The ground is beginning to shake ...

 Traditional marketing theory tells us that the purchase is the successful outcome of consumer-directed messages that create awareness which begets interest, desire, and action.
What happens when that is wrong?  What does marketing do when it STARTS with the purchase?
So wrote blogger Joel Rubinson a couple of months ago
http://blog.joelrubinson.net/2010/07/what-if-it-all-starts-with-the-purchase/

Joel is more than "just" a blogger on market research, of course.
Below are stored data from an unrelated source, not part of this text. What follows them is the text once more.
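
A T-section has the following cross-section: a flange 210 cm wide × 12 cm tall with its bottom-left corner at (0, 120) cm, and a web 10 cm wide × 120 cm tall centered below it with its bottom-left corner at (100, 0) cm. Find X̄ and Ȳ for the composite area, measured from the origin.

Part | A | x̄ᵢ | ȳᵢ | A·x̄ᵢ | A·ȳᵢ
web | 1200.00 | 105.00 | 60.00 | 126000.00 | 72000.00
flange | 2520.00 | 105.00 | 126.00 | 264600.00 | 317520.00
Σ | 3720.00 |  |  | 390600.00 | 389520.00
X̄ = 390600.00 / 3720.00 = 105.00 cm
Ȳ = 389520.00 / 3720.00 = 104.71 cm

X̄ = 105.00 cm, Ȳ = 104.71 cm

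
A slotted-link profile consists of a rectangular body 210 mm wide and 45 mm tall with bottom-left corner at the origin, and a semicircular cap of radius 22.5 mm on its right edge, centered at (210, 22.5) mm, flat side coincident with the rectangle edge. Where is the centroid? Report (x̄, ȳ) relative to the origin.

x̄ = 113.89 mm, ȳ = 22.50 mm

rectangular body: A = 210 × 45 = 9450.00, centroid at (105.00, 22.50).
semicircular end: A = ½π·22.5² = 795.22, centroid at (219.55, 22.50).
ΣA = 10245.22 mm², ΣAx̄ = 1166839.03 mm³, ΣAȳ = 230517.35 mm³.
x̄ = 1166839.03/10245.22 = 113.89 mm; ȳ = 230517.35/10245.22 = 22.50 mm.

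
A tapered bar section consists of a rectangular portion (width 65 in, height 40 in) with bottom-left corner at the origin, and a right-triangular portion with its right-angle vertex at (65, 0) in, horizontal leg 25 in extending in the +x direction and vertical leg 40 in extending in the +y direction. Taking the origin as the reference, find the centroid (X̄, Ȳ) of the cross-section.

rectangular portion: A = 65 × 40 = 2600.00, centroid at (32.50, 20.00).
triangular portion: A = ½·25·40 = 500.00, centroid at (73.33, 13.33).
ΣA = 3100.00 in², ΣAX̄ = 121166.67 in³, ΣAȲ = 58666.67 in³.
X̄ = 121166.67/3100.00 = 39.09 in; Ȳ = 58666.67/3100.00 = 18.92 in.

X̄ = 39.09 in, Ȳ = 18.92 in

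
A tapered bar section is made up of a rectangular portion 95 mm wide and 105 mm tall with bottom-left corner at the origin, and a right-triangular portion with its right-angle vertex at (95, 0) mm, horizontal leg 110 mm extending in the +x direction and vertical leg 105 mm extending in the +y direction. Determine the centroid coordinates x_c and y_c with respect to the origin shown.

x_c = 78.36 mm, y_c = 46.08 mm

rectangular portion: A = 95 × 105 = 9975.00, centroid at (47.50, 52.50).
triangular portion: A = ½·110·105 = 5775.00, centroid at (131.67, 35.00).
ΣA = 15750.00 mm², ΣAx_c = 1234187.50 mm³, ΣAy_c = 725812.50 mm³.
x_c = 1234187.50/15750.00 = 78.36 mm; y_c = 725812.50/15750.00 = 46.08 mm.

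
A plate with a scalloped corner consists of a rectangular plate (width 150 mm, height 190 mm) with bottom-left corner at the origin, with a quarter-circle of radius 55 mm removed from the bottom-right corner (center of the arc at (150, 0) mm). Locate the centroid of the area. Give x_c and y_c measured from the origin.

x_c = 70.30 mm, y_c = 101.52 mm

plate: A = 150 × 190 = 28500.00, centroid at (75.00, 95.00).
removed quarter-circle: A = −¼π·55² = -2375.83, centroid at (126.66, 23.34).
ΣA = 26124.17 mm², ΣAx_c = 1836583.92 mm³, ΣAy_c = 2652041.67 mm³.
x_c = 1836583.92/26124.17 = 70.30 mm; y_c = 2652041.67/26124.17 = 101.52 mm.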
Beyond having his own market research consultancy, he is also Chief Research Officer for the ARF (Advertising Research Foundation).  With a "bent" for advertising if you will and his background in consumer research, his several posts on the sales impact of in-store conditions may be a further eye-opener for more traditional (i.e. advertising focused) marketers.  In this particular post he goes on to say
... based on shopper insights research I have conducted, I believe that, for grocery products, over half of first-time purchases are unplanned; in fact, the shopper might not even have been aware of the product before buying it.  In those cases, it all STARTS with the purchase and ENDS with awareness.  The purchase funnel is totally flipped.
The traditional ground really began to shake, of course, back in 2005 when P&G (usually North America's largest major media advertiser) was featured in a front page article in the Wall Street Journal about P&G's "First Moment of Truth" (shoppers making their buying decision in 3-7 seconds in the store) and the growing emphasis FMOT was playing on the marketing of its products.  While this isn't news for many people, for others to have P&G seemingly acknowledge that advertising wasn't the biggest factor in the consumer's final buying decision was a shocker. 

It's a slow process, but marketing mankind does evolve.